Link Interac Inc. is a Japanese company founded in 1972 which focuses to providing Assistant Language Teachers (ALTs) to public elementary, middle, and high schools in Japan.

From 2010 to 2014, Interac was owned by Advantage Partners. Since April 2014, Interac has become part of Link & Motivation Inc (TSE:2170) and its name was changed to Link Interac Inc.
==Etymology==
The name is an acronym for International Education Research and Analysis Corporation, although the company has never operated under that name.

==Description and history==
Interac is Japan’s largest private provider of professional foreign teachers to the Japanese government through its ALT program. As one of the largest non-government employers of foreign nationals in Japan they employ nearly 3,500 staff in Japan across a network of 13 offices. Around 3,200 of these employees are non-Japanese.

Interac began as a provider of corporate educational services but from the mid-nineties began providing ALTs and education-related services to Boards of Education across Japan.

The company has fifteen domestic branches within Japan, with associated offices in Salt Lake City and Oxford.

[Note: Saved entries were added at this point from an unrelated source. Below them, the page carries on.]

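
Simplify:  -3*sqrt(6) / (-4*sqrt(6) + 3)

(3*sqrt(6) + 24)/29

Multiply numerator and denominator by 3 + 4*sqrt(6).
Denominator becomes -87; numerator becomes -72 - 9*sqrt(6).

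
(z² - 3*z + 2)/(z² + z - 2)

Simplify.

Factor: z² - 3*z + 2 = (z - 2)·(z - 1);  z² + z - 2 = (z - 1)·(z + 2)
Cancel the common factor (z - 1).

(z - 2)/(z + 2)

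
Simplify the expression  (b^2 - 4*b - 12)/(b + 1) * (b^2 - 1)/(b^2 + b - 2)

b - 6

Factor: b^2 - 4*b - 12 = (b + 2)*(b - 6);  b^2 - 1 = (b + 1)*(b - 1);  b^2 + b - 2 = (b - 1)*(b + 2)
Cancel the common factors (b + 2), (b + 1), (b - 1).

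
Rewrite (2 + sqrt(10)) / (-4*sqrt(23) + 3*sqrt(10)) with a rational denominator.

(-2*sqrt(230) - 4*sqrt(23) - 15 - 3*sqrt(10))/139

Multiply numerator and denominator by 3*sqrt(10) + 4*sqrt(23).
Denominator becomes -278; numerator becomes 6*sqrt(10) + 30 + 8*sqrt(23) + 4*sqrt(230).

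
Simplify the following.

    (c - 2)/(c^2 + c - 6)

1/(c + 3)

Factor: c^2 + c - 6 = (c - 2)*(c + 3)
Cancel the common factor (c - 2).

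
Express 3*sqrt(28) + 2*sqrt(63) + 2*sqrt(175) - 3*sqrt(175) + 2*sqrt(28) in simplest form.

11*sqrt(7)

3*sqrt(28) = 6*sqrt(7); 2*sqrt(63) = 6*sqrt(7); 2*sqrt(175) = 10*sqrt(7); 3*sqrt(175) = 15*sqrt(7); 2*sqrt(28) = 4*sqrt(7)
Combine: (6 + 6 + 10 - 15 + 4)·sqrt(7) = 11*sqrt(7)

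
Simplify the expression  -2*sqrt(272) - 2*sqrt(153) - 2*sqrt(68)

-18*sqrt(17)

2*sqrt(272) = 8*sqrt(17); 2*sqrt(153) = 6*sqrt(17); 2*sqrt(68) = 4*sqrt(17)
Combine: (-8 - 6 - 4)·sqrt(17) = -18*sqrt(17)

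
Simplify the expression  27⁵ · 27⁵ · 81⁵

27⁵ = 3^15; 27⁵ = 3^15; 81⁵ = 3^20
Combine exponents: 3^50

3^50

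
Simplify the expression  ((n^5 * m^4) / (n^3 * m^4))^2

n^4

Inside the bracket: n^2
Raise to the power 2: n^4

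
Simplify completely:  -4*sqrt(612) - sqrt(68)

-26*sqrt(17)

4*sqrt(612) = 24*sqrt(17); sqrt(68) = 2*sqrt(17)
Combine: (-24 - 2)·sqrt(17) = -26*sqrt(17)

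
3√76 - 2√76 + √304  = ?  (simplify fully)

3√76 = 6*√19; 2√76 = 4*√19; √304 = 4*√19
Combine: (6 - 4 + 4)·√19 = 6*√19

6*√19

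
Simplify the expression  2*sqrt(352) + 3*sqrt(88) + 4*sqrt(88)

22*sqrt(22)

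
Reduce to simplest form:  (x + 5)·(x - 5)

x² - 25

Product of conjugates: (P+Q)(P-Q) = P^2 - Q^2.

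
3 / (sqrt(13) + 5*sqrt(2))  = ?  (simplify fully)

(-3*sqrt(13) + 15*sqrt(2))/37

Multiply numerator and denominator by -5*sqrt(2) + sqrt(13).
Denominator becomes -37; numerator becomes -15*sqrt(2) + 3*sqrt(13).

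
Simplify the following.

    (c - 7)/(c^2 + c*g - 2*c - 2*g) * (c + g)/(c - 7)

Factor: c^2 + c*g - 2*c - 2*g = (c + g)*(c - 2)
Cancel the common factors (c - 7), (c + g).

1/(c - 2)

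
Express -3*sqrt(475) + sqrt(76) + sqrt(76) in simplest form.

-11*sqrt(19)

3*sqrt(475) = 15*sqrt(19); sqrt(76) = 2*sqrt(19); sqrt(76) = 2*sqrt(19)
Combine: (-15 + 2 + 2)·sqrt(19) = -11*sqrt(19)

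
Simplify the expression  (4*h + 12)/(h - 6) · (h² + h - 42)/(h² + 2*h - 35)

Factor: 4*h + 12 = 4·(h + 3);  h² + h - 42 = (h + 7)·(h - 6);  h² + 2*h - 35 = (h + 7)·(h - 5)
Cancel the common factors (h + 7), (h - 6).

(4*h + 12)/(h - 5)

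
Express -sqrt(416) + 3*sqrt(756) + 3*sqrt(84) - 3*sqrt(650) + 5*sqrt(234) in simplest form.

sqrt(416) = 4*sqrt(26); 3*sqrt(756) = 18*sqrt(21); 3*sqrt(84) = 6*sqrt(21); 3*sqrt(650) = 15*sqrt(26); 5*sqrt(234) = 15*sqrt(26)

-4*sqrt(26) + 24*sqrt(21)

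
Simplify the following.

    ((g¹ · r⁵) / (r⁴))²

g²*r²

Inside the bracket: g¹ · r¹
Raise to the power 2: g² · r²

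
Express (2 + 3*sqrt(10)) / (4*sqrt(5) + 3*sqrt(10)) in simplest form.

(-30*sqrt(2) - 4*sqrt(5) + 3*sqrt(10) + 45)/5

Multiply numerator and denominator by -4*sqrt(5) + 3*sqrt(10).
Denominator becomes 10; numerator becomes -60*sqrt(2) - 8*sqrt(5) + 6*sqrt(10) + 90.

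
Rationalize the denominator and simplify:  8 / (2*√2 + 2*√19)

(-4*√2 + 4*√19)/17

Multiply numerator and denominator by -2*√2 + 2*√19.
Denominator becomes 68; numerator becomes -16*√2 + 16*√19.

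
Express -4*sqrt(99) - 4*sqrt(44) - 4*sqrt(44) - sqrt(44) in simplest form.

4*sqrt(99) = 12*sqrt(11); 4*sqrt(44) = 8*sqrt(11); 4*sqrt(44) = 8*sqrt(11); sqrt(44) = 2*sqrt(11)
Combine: (-12 - 8 - 8 - 2)·sqrt(11) = -30*sqrt(11)

-30*sqrt(11)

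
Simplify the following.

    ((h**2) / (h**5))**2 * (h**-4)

Inside the bracket: (h**-3)
Raise to the power 2: (h**-6)
Multiply by (h**-4): add exponents.

h**(-10)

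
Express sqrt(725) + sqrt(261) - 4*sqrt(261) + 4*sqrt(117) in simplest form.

sqrt(725) = 5*sqrt(29); sqrt(261) = 3*sqrt(29); 4*sqrt(261) = 12*sqrt(29); 4*sqrt(117) = 12*sqrt(13)

-4*sqrt(29) + 12*sqrt(13)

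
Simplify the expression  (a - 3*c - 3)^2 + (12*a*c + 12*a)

(a + 3*c + 3)^2

Expand the square and combine the (12*a*c + 12*a) term.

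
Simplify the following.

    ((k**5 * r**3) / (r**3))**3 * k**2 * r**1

Inside the bracket: k**5
Raise to the power 3: k**15
Multiply by k**2 * r**1: add exponents.

k**17*r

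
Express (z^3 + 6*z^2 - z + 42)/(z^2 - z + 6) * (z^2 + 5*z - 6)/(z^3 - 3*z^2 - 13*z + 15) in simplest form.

(z^2 + 13*z + 42)/(z^2 - 2*z - 15)

Factor: z^3 + 6*z^2 - z + 42 = (z + 7)*(z^2 - z + 6);  z^2 + 5*z - 6 = (z + 6)*(z - 1);  z^3 - 3*z^2 - 13*z + 15 = (z - 1)*(z - 5)*(z + 3)
Cancel the common factors (z^2 - z + 6), (z - 1).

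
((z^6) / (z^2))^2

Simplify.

z^8

Inside the bracket: z^4
Raise to the power 2: z^8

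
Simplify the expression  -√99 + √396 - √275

√99 = 3*√11; √396 = 6*√11; √275 = 5*√11
Combine: (-3 + 6 - 5)·√11 = -2*√11

-2*√11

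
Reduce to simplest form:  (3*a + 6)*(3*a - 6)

(3*a)^2 - (6)^2 = 9*a^2 - 36.

9*a^2 - 36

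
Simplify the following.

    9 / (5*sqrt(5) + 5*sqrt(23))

Multiply numerator and denominator by -5*sqrt(23) + 5*sqrt(5).
Denominator becomes -450; numerator becomes -45*sqrt(23) + 45*sqrt(5).

(-sqrt(5) + sqrt(23))/10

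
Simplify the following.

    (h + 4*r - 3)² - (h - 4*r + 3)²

Write as f(h,(4*r - 3)) - f(h,-(4*r - 3)) and expand.

4*h*(4*r - 3)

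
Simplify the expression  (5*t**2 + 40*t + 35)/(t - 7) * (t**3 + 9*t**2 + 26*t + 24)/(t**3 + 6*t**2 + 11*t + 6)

Factor: 5*t**2 + 40*t + 35 = 5*(t + 1)*(t + 7);  t**3 + 9*t**2 + 26*t + 24 = (t + 3)*(t + 4)*(t + 2);  t**3 + 6*t**2 + 11*t + 6 = (t + 1)*(t + 2)*(t + 3)
Cancel the common factors (t + 2), (t + 3), (t + 1).

(5*t**2 + 55*t + 140)/(t - 7)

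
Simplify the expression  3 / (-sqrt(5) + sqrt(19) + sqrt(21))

(-105*sqrt(5) + 9*sqrt(21) + 21*sqrt(19) + 6*sqrt(1995))/371

Group as (sqrt(19) + sqrt(21)) - sqrt(5); multiply by (sqrt(19) + sqrt(21)) + sqrt(5), then rationalise the remaining surd.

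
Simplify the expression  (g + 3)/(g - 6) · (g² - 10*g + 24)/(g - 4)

Factor: g² - 10*g + 24 = (g - 6)·(g - 4)
Cancel the common factors (g - 4), (g - 6).

g + 3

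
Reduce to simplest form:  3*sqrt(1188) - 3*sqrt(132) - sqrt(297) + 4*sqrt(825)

29*sqrt(33)

3*sqrt(1188) = 18*sqrt(33); 3*sqrt(132) = 6*sqrt(33); sqrt(297) = 3*sqrt(33); 4*sqrt(825) = 20*sqrt(33)
Combine: (18 - 6 - 3 + 20)·sqrt(33) = 29*sqrt(33)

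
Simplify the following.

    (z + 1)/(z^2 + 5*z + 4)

1/(z + 4)

Factor: z^2 + 5*z + 4 = (z + 1)*(z + 4)
Cancel the common factor (z + 1).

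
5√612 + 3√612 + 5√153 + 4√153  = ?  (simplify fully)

75*√17

5√612 = 30*√17; 3√612 = 18*√17; 5√153 = 15*√17; 4√153 = 12*√17
Combine: (30 + 18 + 15 + 12)·√17 = 75*√17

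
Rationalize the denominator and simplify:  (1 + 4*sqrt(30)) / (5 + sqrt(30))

(-19*sqrt(30) + 115)/5

Multiply numerator and denominator by -sqrt(30) + 5.
Denominator becomes -5; numerator becomes -115 + 19*sqrt(30).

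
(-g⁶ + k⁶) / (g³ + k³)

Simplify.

-g³ + k³

Factor k^6 - g^6 and cancel (g³ + k³).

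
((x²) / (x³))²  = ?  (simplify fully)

Inside the bracket: (x^-1)
Raise to the power 2: (x^-2)

x^(-2)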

There are approximately 100 administrative staff, and a teaching team of over 2,500 ALTs and language teachers for English and other languages.

==Clients==
Link Interac has fifteen branches servicing over 7000 different client organizations. Mostly these are local boards of education to whom Interac provides ALTs. The scope of this teaching in public schools is quite large, and the estimate based on government figures is that about 17.33%, or 1 in 5.76 students, is taught by an Interac teacher weekly. About 10% of its business is in providing language instruction to companies such as Ito-Yokado, Honda, Hitachi, Mitsubishi, and NEC, as well as Japanese governmental organizations such as the Japan International Cooperation Agency.

==Union representation==
In western Japan some Interac teachers are represented by the General Union. In southern Japan Interac teachers are represented by the Fukuoka General Union. In the Tokyo area and north eastern Japan, Interac teachers are unionized in "Zenkoku Ippan Tokyo General Union Tozen ALTs" local.